Accordingly it has been suggested to use a metallic head gasket having elastomeric seal rings around the liquid-passage holes through which coolant water normally passes. Different metallic seal rings are provided around the edges of the gas-passage holes constituting the ends of the engine cylinders. Such a gasket need not be retorqued, but fabrication costs for it are quite high.
In French patent No. 79 08917 a head gasket is described which is made of a synthetic resin or of rubber and which incorporates solid spacers which ensure proper spacing of the cylinder head and block. Such a head gasket, however, has been found to be extremely prone to failure in engines operating at high temperature, as many of the modern high-RPM fuel-efficient ones do. At the high temperatures of around 130.degree. C.-150.degree. C. this gasket softens so much that it easily blows out.
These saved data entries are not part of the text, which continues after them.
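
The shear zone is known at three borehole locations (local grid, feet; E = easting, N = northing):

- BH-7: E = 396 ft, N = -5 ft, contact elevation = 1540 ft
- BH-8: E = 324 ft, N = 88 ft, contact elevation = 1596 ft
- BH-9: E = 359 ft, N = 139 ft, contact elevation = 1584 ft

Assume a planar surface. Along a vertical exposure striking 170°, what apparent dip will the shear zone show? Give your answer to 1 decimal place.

Let the plane be z = a·E + b·N + c.
BH-8−BH-7: −72a + 93b = 56;  BH-9−BH-7: −37a + 144b = 44.
Solving gives a = −0.57341, b = 0.15822.
Unit vector along 170° is (sin 170°, cos 170°) = (0.1736, -0.9848).
Slope in that direction = a·(0.1736) + b·(-0.9848) = −0.25539.
Apparent dip = arctan|0.25539| = 14.3° (true dip is 30.7°, so apparent ≤ true as expected).

14.3°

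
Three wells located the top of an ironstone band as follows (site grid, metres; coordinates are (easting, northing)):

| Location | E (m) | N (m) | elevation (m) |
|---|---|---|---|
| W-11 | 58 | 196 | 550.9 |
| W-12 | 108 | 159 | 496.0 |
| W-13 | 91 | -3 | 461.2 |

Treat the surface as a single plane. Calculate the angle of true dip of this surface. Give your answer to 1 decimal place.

Let the plane be z = a·E + b·N + c.
W-12−W-11: 50a − 37b = −54.9;  W-13−W-11: 33a − 199b = −89.7.
Solving gives a = −0.87137, b = 0.30626.
Gradient magnitude |∇z| = √(a² + b²) = √(0.75929 + 0.09379) = 0.92362.
True dip = arctan(0.92362) = 42.7°, dipping toward ESE (azimuth ≈ 109°).

42.7°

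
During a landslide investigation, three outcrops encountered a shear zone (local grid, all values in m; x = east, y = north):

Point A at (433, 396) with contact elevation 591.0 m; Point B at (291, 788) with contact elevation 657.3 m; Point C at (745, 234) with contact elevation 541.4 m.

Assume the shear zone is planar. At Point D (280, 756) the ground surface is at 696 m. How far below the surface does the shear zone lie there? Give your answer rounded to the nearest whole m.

42 m

Two edge vectors: Point A→Point B = (-142, 392, 66.3), Point A→Point C = (312, -162, -49.6).
Normal n = (Point A→Point B) × (Point A→Point C) = (-8702.6, 13642.4, -99300).
So ∂z/∂x = −n_x/n_z = −0.08764 and ∂z/∂y = −n_y/n_z = 0.13739.
Intercept c from Point A: 591 + 37.95 − 54.40 = 574.54.
At (280, 756): z_contact = −24.5 + 103.9 + 574.54 = 653.9 m.
Depth below ground = 696 − 653.9 = 42 m.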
Thus a procedure has been developed of incorporating a metal skeleton in such a gasket. Appropriate portions of the gasket are made of metal, and metallic rings are incorporated in it around the various holes. Although such a gasket can function adequately, its fabrication costs are quite high, particularly because of the considerable material losses inherent in its production from a flat continuous metal blank and the difficulty of positioning the various metallic elements in the mold for the gasket.